TOPSUMBAR – Sebelum Islam mencapai Sumatera Barat, masyarakat Minang hidup dengan pedoman alam sebagai guru,
menggali nilai-nilai yang diberikan alam untuk menjadikannya landasan hidup.
Kemudian, ketika agama Islam memasuki wilayah ini, ajarannya dengan mudah diterima karena sejalan dengan nilai-nilai yang telah dianut oleh masyarakat Minang.
Pada masa penjajahan Belanda, terjadi pertentangan yang dimanfaatkan Belanda untuk menciptakan perpecahan dalam masyarakat Minang, melahirkan Perang Paderi.
Untuk mengakhiri konflik ini, muncullah Piagam Bukik Marapalam atau Sumpah Sati Bukik Marapalam.
Perjanjian ini merupakan hasil kesepakatan antara pemuka agama dan adat Minang, melahirkan falsafah “Adat Basandi Syara’, Syara’ Basandi Kitabullah,”
yang menjadi landasan dalam kehidupan sosial, budaya, dan politik Minangkabau.
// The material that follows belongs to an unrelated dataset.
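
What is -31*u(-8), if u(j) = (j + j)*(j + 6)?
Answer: -992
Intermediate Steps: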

Sumpah Satie di Bukik Marapalam
“Sumpah Satie Bukik Marapalam” sendiri berasal dari istilah “setia, benar, atau sakti,” dan konon, sumpah ini diucapkan di puncak Bukit Marapalam, yang juga disebut Puncak Pato.
Nama ini berasal dari kata “Merapatkan Alam,” yang menggambarkan hubungan erat dengan alam Luhak nan Tigo.
Falsafah “Adat Basandi Syara’, Syara’ Basandi Kitabullah” menggambarkan perpaduan Islam dan adat di Minangkabau.